# Apache HBase 外部 APIs
> 贡献者:[xixici](https://github.com/xixici)
本章将介绍通过非 Java 语言和自定义协议访问 Apache HBase。 有关使用本机 HBase API 的信息,请参阅[User API Reference](https://hbase.apache.org/apidocs/index.html) [HBase APIs](#hbase_apis)
## 97\. REST
表述性状态转移 Representational State Transfer (REST)于 2000 年在 HTTP 规范的主要作者之一 Roy Fielding 的博士论文中引入。

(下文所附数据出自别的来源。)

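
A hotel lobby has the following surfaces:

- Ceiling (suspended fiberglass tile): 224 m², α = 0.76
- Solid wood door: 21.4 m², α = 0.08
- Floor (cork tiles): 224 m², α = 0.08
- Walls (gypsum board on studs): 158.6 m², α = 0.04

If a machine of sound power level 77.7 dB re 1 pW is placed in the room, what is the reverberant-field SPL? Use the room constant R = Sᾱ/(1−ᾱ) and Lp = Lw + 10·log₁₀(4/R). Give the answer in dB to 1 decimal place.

59.2 dB

Σ(Sᵢαᵢ) = 224·0.76 + 21.4·0.08 + 224·0.08 + 158.6·0.04 = 196.216; total area S = 628.0 m².
ᾱ = 196.216/628.0 = 0.3124; R = Sᾱ/(1−ᾱ) = 196.216/(1−0.3124) = 285.364 m².
Lp = 77.7 + 10·log₁₀(4/285.364) = 77.7 + (-18.53) = 59.2 dB.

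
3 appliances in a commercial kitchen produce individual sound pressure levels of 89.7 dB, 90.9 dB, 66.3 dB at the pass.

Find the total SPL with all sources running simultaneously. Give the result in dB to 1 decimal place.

93.4 dB

Σ 10^(Lᵢ/10) = 2.168e+09.
Combined level = 10 log₁₀(2.168e+09) = 93.4 dB.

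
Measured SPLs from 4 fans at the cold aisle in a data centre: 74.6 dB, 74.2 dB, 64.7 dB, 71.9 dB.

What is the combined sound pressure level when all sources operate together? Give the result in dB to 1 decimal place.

78.7 dB

Σ 10^(Lᵢ/10) = 7.358e+07.
L_total = 10·log₁₀(7.358e+07) = 78.7 dB.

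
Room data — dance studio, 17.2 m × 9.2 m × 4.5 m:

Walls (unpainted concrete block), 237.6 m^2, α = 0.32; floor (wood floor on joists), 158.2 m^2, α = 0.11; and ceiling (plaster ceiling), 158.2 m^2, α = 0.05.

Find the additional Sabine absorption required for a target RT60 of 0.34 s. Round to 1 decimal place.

Equivalent absorption area: A₁ = 237.6×0.32 + 158.2×0.11 + 158.2×0.05 = 101.344 m^2.
For T = 0.34 s, need A₂ = 0.161·V/T = 0.161·712.08/0.34 = 337.191 sabins.
Additional absorption ΔA = 337.191 − 101.344 = 235.8 sabins.

235.8 sabins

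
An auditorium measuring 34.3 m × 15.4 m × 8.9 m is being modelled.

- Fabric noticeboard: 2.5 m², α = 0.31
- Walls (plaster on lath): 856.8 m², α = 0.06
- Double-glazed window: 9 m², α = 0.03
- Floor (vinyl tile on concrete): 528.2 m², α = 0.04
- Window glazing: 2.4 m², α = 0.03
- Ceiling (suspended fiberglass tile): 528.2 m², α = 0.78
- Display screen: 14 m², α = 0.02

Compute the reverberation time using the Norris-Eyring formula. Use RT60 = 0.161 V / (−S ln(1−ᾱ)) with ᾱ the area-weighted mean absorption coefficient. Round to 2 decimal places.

S = Σ Sᵢ = 1941.1 m².
Absorption A = 2.5·0.31 + 856.8·0.06 + 9·0.03 + 528.2·0.04 + 2.4·0.03 + 528.2·0.78 + 14·0.02 = 485.929 sabins.
Mean coefficient ᾱ = A/S = 0.2503.
−S·ln(1−ᾱ) = −1941.1 × ln(1 − 0.2503) = 559.196.
V = 34.3 × 15.4 × 8.9 = 4701.158 m³.
RT60 = 0.161 × 4701.158 / 559.196 = 1.35 s.

1.35 s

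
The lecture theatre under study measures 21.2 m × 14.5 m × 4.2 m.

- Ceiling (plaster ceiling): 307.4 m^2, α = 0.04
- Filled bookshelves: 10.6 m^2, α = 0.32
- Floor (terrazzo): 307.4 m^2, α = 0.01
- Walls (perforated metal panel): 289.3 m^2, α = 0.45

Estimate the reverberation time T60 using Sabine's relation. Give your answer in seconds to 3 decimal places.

Total absorption A = 307.4×0.04 + 10.6×0.32 + 307.4×0.01 + 289.3×0.45
  = 12.296 + 3.392 + 3.074 + 130.185 = 148.947 m^2 sabins.
Volume V = 21.2 × 14.5 × 4.2 = 1291.08 m³.
T = 0.161 V/A = 0.161·1291.08/148.947 = 1.396 s.

1.396 s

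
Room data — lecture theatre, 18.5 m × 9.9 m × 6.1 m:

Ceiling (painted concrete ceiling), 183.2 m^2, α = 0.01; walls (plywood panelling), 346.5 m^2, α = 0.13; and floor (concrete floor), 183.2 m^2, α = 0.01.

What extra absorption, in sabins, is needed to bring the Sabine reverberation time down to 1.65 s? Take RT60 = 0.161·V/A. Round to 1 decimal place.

60.3 sabins

Total absorption A₁ = 183.2*0.01 + 346.5*0.13 + 183.2*0.01
  = 1.832 + 45.045 + 1.832 = 48.709 m^2 sabins.
Target A₂ = 0.161·1117.215/1.65 = 109.013 sabins (V = 1117.215 m³).
Shortfall: 109.013 − 48.709 = 60.3 sabins.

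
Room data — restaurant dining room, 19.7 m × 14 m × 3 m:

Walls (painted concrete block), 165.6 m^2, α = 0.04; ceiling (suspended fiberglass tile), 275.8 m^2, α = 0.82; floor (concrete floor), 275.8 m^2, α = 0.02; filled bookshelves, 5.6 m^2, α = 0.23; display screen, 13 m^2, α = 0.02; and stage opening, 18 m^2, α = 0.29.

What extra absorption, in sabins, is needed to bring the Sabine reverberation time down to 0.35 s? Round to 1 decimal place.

Total absorption A₁ = 165.6×0.04 + 275.8×0.82 + 275.8×0.02 + 5.6×0.23 + 13×0.02 + 18×0.29
  = 6.624 + 226.156 + 5.516 + 1.288 + 0.260 + 5.220 = 245.064 m^2 sabins.
For T = 0.35 s, need A₂ = 0.161·V/T = 0.161·827.4/0.35 = 380.604 sabins.
Additional absorption ΔA = 380.604 − 245.064 = 135.5 sabins.

135.5 sabins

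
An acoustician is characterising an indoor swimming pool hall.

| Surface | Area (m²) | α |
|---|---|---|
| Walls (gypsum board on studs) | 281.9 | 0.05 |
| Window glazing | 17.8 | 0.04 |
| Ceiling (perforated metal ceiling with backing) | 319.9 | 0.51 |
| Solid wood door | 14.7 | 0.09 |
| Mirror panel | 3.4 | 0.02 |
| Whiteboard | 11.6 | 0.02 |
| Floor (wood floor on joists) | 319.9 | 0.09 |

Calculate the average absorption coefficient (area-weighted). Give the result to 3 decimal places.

Total surface area S = 969.2 m².
A = 281.9*0.05 + 17.8*0.04 + 319.9*0.51 + 14.7*0.09 + 3.4*0.02 + 11.6*0.02 + 319.9*0.09 = 208.370 sabins.
ᾱ = 208.370 / 969.2 = 0.215.

0.215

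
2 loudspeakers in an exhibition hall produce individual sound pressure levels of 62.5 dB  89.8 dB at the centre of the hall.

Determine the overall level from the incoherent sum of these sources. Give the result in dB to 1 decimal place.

89.8 dB

Sum in the linear (power) domain: Σ 10^(Lᵢ/10) = 10^(62.5/10) + 10^(89.8/10) = 9.568e+08.
Back to dB: 10·log₁₀ Σ = 89.8 dB.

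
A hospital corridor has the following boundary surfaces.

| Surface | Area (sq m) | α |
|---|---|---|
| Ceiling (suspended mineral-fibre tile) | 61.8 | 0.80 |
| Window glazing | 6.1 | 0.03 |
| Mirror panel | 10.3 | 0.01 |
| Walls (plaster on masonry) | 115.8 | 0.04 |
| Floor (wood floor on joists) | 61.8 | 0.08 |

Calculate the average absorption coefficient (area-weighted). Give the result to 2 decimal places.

0.23

S = Σ Sᵢ = 61.8 + 6.1 + 10.3 + 115.8 + 61.8 = 255.8 sq m.
Weighted sum Σ Sα = 59.302.
ᾱ = 59.302 / 255.8 = 0.23.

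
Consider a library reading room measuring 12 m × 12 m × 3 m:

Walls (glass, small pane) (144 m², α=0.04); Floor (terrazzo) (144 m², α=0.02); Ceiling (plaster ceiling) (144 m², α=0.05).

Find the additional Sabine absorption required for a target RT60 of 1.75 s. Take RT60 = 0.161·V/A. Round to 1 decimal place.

23.9 sabins

Total absorption A₁ = 144·0.04 + 144·0.02 + 144·0.05
  = 5.760 + 2.880 + 7.200 = 15.840 m² sabins.
Target A₂ = 0.161·432/1.75 = 39.744 sabins (V = 432 m³).
ΔA = A₂ − A₁ = 39.744 − 15.840 = 23.9 sabins.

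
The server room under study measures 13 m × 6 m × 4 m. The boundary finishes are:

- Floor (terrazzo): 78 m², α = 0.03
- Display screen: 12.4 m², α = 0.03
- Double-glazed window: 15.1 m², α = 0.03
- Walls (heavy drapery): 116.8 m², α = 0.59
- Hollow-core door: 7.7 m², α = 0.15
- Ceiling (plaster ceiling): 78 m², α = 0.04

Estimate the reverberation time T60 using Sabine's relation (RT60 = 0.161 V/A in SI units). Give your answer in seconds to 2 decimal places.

0.66 s

Total absorption A = 78×0.03 + 12.4×0.03 + 15.1×0.03 + 116.8×0.59 + 7.7×0.15 + 78×0.04
  = 2.340 + 0.372 + 0.453 + 68.912 + 1.155 + 3.120 = 76.352 m² sabins.
Room volume: 312 m³.
T = 0.161 V/A = 0.161·312/76.352 = 0.66 s.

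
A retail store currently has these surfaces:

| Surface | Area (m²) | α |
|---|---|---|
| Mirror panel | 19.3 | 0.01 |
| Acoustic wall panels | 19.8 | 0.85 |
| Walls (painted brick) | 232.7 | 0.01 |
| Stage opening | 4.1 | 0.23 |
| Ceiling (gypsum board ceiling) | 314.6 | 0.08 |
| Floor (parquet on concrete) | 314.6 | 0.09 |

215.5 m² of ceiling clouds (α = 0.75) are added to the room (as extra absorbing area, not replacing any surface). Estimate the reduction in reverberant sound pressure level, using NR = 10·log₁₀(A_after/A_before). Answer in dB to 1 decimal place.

A_before = Σ Sᵢαᵢ = 19.3*0.01 + 19.8*0.85 + 232.7*0.01 + 4.1*0.23 + 314.6*0.08 + 314.6*0.09 = 73.775 sabins.
Added absorption = 215.5 × 0.75 = 161.625 sabins.
New total A_after = 235.400 sabins.
Reduction = 10 log₁₀(A_after/A_before) = 10 log₁₀(3.1908) = 5.0 dB.

5.0 dB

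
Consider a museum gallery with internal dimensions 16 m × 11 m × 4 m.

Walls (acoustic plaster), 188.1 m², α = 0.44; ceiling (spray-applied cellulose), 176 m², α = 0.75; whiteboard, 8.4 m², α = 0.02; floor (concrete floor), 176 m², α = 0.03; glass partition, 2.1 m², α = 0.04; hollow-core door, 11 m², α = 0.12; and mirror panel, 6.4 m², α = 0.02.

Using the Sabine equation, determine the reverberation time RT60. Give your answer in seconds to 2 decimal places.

Total absorption A = 188.1*0.44 + 176*0.75 + 8.4*0.02 + 176*0.03 + 2.1*0.04 + 11*0.12 + 6.4*0.02
  = 82.764 + 132.000 + 0.168 + 5.280 + 0.084 + 1.320 + 0.128 = 221.744 m² sabins.
V = 16·11·4 = 704 m³.
T = 0.161 V/A = 0.161·704/221.744 = 0.51 s.

0.51 sec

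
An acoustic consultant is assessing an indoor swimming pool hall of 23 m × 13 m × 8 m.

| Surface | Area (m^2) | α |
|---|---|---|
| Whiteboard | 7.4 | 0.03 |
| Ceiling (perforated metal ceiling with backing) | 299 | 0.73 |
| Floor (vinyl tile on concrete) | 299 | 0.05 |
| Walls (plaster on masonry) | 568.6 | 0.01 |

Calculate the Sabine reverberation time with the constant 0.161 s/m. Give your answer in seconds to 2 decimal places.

1.61 seconds

Total absorption A = 7.4·0.03 + 299·0.73 + 299·0.05 + 568.6·0.01
  = 0.222 + 218.270 + 14.950 + 5.686 = 239.128 m^2 sabins.
V = 23·13·8 = 2392 m³.
Sabine: RT60 = 0.161 × 2392 / 239.128 = 1.61 s.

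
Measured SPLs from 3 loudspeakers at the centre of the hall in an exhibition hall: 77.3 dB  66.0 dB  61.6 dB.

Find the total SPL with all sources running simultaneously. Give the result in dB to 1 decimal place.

77.7 dB

Converting to relative power and adding: 10^(77.3/10) + 10^(66.0/10) + 10^(61.6/10) = 5.913e+07.
L_total = 10·log₁₀(5.913e+07) = 77.7 dB.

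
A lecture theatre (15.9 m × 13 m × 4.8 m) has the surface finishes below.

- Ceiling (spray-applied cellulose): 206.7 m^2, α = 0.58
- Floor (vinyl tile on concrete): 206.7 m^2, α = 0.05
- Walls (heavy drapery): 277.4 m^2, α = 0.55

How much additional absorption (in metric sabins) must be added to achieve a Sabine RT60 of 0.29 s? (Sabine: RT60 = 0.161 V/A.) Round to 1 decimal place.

Total absorption A₁ = 206.7·0.58 + 206.7·0.05 + 277.4·0.55
  = 119.886 + 10.335 + 152.570 = 282.791 m^2 sabins.
For T = 0.29 s, need A₂ = 0.161·V/T = 0.161·992.16/0.29 = 550.820 sabins.
Shortfall: 550.820 − 282.791 = 268.0 sabins.

268.0 sabins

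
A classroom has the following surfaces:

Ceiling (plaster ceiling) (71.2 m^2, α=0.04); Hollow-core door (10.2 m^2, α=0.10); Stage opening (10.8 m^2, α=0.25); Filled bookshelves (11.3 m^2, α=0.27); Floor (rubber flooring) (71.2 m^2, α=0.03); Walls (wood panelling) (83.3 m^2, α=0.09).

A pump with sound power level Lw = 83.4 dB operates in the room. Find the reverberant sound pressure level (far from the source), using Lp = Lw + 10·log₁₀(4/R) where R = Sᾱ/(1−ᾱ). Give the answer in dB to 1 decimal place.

76.2 dB

A = 19.252 sabins; S = 258.0 m^2.
ᾱ = 19.252/258.0 = 0.0746; R = Sᾱ/(1−ᾱ) = 19.252/(1−0.0746) = 20.804 m^2.
Lp = 83.4 + 10·log₁₀(4/20.804) = 83.4 + (-7.16) = 76.2 dB.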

REST 本身超出了本文档的范围,但通常,REST 允许通过与 URL 本身绑定的 API 进行客户端 - 服务器交互。 本节讨论如何配置和运行 HBase 附带的 REST 服务器,该服务器将 HBase 表,行,单元和元数据公开为 URL 指定的资源。 还有一系列关于如何使用 Jesse Anderson 的 Apache HBase REST 接口的博客 [How-to: Use the Apache HBase REST Interface](http://blog.cloudera.com/blog/2013/03/how-to-use-the-apache-hbase-rest-interface-part-1/)
### 97.1\. 启动和停止 REST 服务
包含的 REST 服务器可以作为守护程序运行,该守护程序启动嵌入式 Jetty servlet 容器并将 servlet 部署到其中。 使用以下命令之一在前台或后台启动 REST 服务器。 端口是可选的,默认为 8080。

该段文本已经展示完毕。